They cannot have evidentiary value in a credible legal system. The International Covenant on Civil and Political Rights prohibits such obnoxious practices. 

It's simply wrong to contend that India doesn't have laws to deal adequately with terrorism. It does. The police want still tougher laws because they can detain suspects indefinitely without doing their job of gathering evidence and building a strong prosecution case. They can also harass people against whom they nurture prejudice.

The TADA story is horrifying. Some 67,000 people were arrested under it, but only 8,000 put on trial, and a mere 725 convicted. Official committees found the law's application untenable in all but 5,000 cases. Under TADA, religious minorities were selectively targeted. 

For instance, in Rajasthan, of 115 TADA detainees, 112 were Muslims and 3 Sikhs. Gujarat had an even worse pattern under POTA: all but one of the 200-plus detainees were Muslims, the remaining one a Sikh.

Nor is a federal anti-terrorism agency a magic wand. Besides, many states, including NDA-ruled Bihar, oppose it.

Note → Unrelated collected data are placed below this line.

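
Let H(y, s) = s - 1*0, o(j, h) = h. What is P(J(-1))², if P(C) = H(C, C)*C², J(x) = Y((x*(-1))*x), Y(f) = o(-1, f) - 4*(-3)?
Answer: 1771561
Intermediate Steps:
H(y, s) = s (H(y, s) = s + 0 = s)
Y(f) = 12 + f (Y(f) = f - 4*(-3) = f + 12 = 12 + f)
J(x) = 12 - x² (J(x) = 12 + (x*(-1))*x = 12 + (-x)*x = 12 - x²)
P(C) = C³ (P(C) = C*C² = C³)
P(J(-1))² = ((12 - 1*(-1)²)³)² = ((12 - 1*1)³)² = ((12 - 1)³)² = (11³)² = 1331² = 1771561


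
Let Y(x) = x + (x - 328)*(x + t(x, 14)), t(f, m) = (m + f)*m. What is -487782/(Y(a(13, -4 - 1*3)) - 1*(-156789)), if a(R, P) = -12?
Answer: -487782/151337 ≈ -3.2232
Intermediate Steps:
t(f, m) = m*(f + m) (t(f, m) = (f + m)*m = m*(f + m))
Y(x) = x + (-328 + x)*(196 + 15*x) (Y(x) = x + (x - 328)*(x + 14*(x + 14)) = x + (-328 + x)*(x + 14*(14 + x)) = x + (-328 + x)*(x + (196 + 14*x)) = x + (-328 + x)*(196 + 15*x))
-487782/(Y(a(13, -4 - 1*3)) - 1*(-156789)) = -487782/((-64288 - 4723*(-12) + 15*(-12)**2) - 1*(-156789)) = -487782/((-64288 + 56676 + 15*144) + 156789) = -487782/((-64288 + 56676 + 2160) + 156789) = -487782/(-5452 + 156789) = -487782/151337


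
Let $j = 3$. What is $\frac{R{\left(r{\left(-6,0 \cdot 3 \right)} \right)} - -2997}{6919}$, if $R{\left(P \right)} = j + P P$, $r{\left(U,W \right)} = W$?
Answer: $\frac{3000}{6919} \approx 0.43359$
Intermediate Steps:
$R{\left(P \right)} = 3 + P^{2}$ ($R{\left(P \right)} = 3 + P P = 3 + P^{2}$)
$\frac{R{\left(r{\left(-6,0 \cdot 3 \right)} \right)} - -2997}{6919} = \frac{\left(3 + \left(0 \cdot 3\right)^{2}\right) - -2997}{6919} = \left(\left(3 + 0^{2}\right) + 2997\right) \frac{1}{6919} = \left(\left(3 + 0\right) + 2997\right) \frac{1}{6919} = \left(3 + 2997\right) \frac{1}{6919} = 3000 \cdot \frac{1}{6919} = \frac{3000}{6919}$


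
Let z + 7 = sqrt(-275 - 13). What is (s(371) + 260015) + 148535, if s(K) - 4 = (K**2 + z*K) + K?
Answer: 543969 + 4452*I*sqrt(2) ≈ 5.4397e+5 + 6296.1*I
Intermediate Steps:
z = -7 + 12*I*sqrt(2) (z = -7 + sqrt(-275 - 13) = -7 + sqrt(-288) = -7 + 12*I*sqrt(2) ≈ -7.0 + 16.971*I)
s(K) = 4 + K + K**2 + K*(-7 + 12*I*sqrt(2)) (s(K) = 4 + ((K**2 + (-7 + 12*I*sqrt(2))*K) + K) = 4 + ((K**2 + K*(-7 + 12*I*sqrt(2))) + K) = 4 + (K + K**2 + K*(-7 + 12*I*sqrt(2))) = 4 + K + K**2 + K*(-7 + 12*I*sqrt(2)))
(s(371) + 260015) + 148535 = ((4 + 371 + 371**2 - 1*371*(7 - 12*I*sqrt(2))) + 260015) + 148535 = ((4 + 371 + 137641 + (-2597 + 4452*I*sqrt(2))) + 260015) + 148535 = ((135419 + 4452*I*sqrt(2)) + 260015) + 148535 = (395434 + 4452*I*sqrt(2)) + 148535 = 543969 + 4452*I*sqrt(2)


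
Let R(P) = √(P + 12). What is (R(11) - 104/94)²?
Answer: 53511/2209 - 104*√23/47 ≈ 13.612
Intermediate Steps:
R(P) = √(12 + P)
(R(11) - 104/94)² = (√(12 + 11) - 104/94)² = (√23 - 104*1/94)² = (√23 - 52/47)² = (-52/47 + √23)²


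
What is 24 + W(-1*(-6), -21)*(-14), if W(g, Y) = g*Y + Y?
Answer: 2082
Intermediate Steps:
W(g, Y) = Y + Y*g (W(g, Y) = Y*g + Y = Y + Y*g)
24 + W(-1*(-6), -21)*(-14) = 24 - 21*(1 - 1*(-6))*(-14) = 24 - 21*(1 + 6)*(-14) = 24 - 21*7*(-14) = 24 - 147*(-14) = 24 + 2058 = 2082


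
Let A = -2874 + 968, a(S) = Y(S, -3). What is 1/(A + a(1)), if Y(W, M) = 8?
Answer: -1/1898 ≈ -0.00052687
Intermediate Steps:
a(S) = 8
A = -1906
1/(A + a(1)) = 1/(-1906 + 8) = 1/(-1898) = -1/1898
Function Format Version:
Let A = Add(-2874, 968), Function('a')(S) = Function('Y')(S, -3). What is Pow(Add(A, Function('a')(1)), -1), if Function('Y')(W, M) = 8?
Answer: Rational(-1, 1898) ≈ -0.00052687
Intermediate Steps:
Function('a')(S) = 8
A = -1906
Pow(Add(A, Function('a')(1)), -1) = Pow(Add(-1906, 8), -1) = Pow(-1898, -1) = Rational(-1, 1898)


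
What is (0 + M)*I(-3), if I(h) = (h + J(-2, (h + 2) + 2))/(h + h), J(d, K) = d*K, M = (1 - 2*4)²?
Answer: 245/6 ≈ 40.833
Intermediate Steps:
M = 49 (M = (1 - 8)² = (-7)² = 49)
J(d, K) = K*d
I(h) = (-8 - h)/(2*h) (I(h) = (h + ((h + 2) + 2)*(-2))/(h + h) = (h + ((2 + h) + 2)*(-2))/((2*h)) = (h + (4 + h)*(-2))*(1/(2*h)) = (h + (-8 - 2*h))*(1/(2*h)) = (-8 - h)*(1/(2*h)) = (-8 - h)/(2*h))
(0 + M)*I(-3) = (0 + 49)*((½)*(-8 - 1*(-3))/(-3)) = 49*((½)*(-⅓)*(-8 + 3)) = 49*((½)*(-⅓)*(-5)) = 49*(⅚) = 245/6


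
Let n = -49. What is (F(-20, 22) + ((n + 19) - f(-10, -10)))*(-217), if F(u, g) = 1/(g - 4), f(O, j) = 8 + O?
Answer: 109151/18 ≈ 6063.9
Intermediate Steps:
F(u, g) = 1/(-4 + g)
(F(-20, 22) + ((n + 19) - f(-10, -10)))*(-217) = (1/(-4 + 22) + ((-49 + 19) - (8 - 10)))*(-217) = (1/18 + (-30 - 1*(-2)))*(-217) = (1/18 + (-30 + 2))*(-217) = (1/18 - 28)*(-217) = -503/18*(-217) = 109151/18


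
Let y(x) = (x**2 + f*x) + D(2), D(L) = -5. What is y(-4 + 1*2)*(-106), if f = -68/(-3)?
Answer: 14734/3 ≈ 4911.3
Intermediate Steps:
f = 68/3 (f = -68*(-1/3) = 68/3 ≈ 22.667)
y(x) = -5 + x**2 + 68*x/3 (y(x) = (x**2 + 68*x/3) - 5 = -5 + x**2 + 68*x/3)
y(-4 + 1*2)*(-106) = (-5 + (-4 + 1*2)**2 + 68*(-4 + 1*2)/3)*(-106) = (-5 + (-4 + 2)**2 + 68*(-4 + 2)/3)*(-106) = (-5 + (-2)**2 + (68/3)*(-2))*(-106) = (-5 + 4 - 136/3)*(-106) = -139/3*(-106) = 14734/3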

Talk of waging war on terror is dangerous — witness the US's global war on terror. Since 2001, it has caused a sevenfold increase in terrorism globally and implanted religion-driven extremism where it didn't exist (Iraq). GWoT has entailed enormous human rights violations, with Abu Ghraib, Guantánamo Bay, and harassment of thousands of US citizens too. 

In the last four years, US immigration authorities have detained over a million people, including 311,312 last year alone, creating an "American Gulag".

That's not the way India should go. Terrorism can only be fought if we improve our policing, revamp intelligence agencies, and respect human rights. There's no militarist shortcut to fighting terror.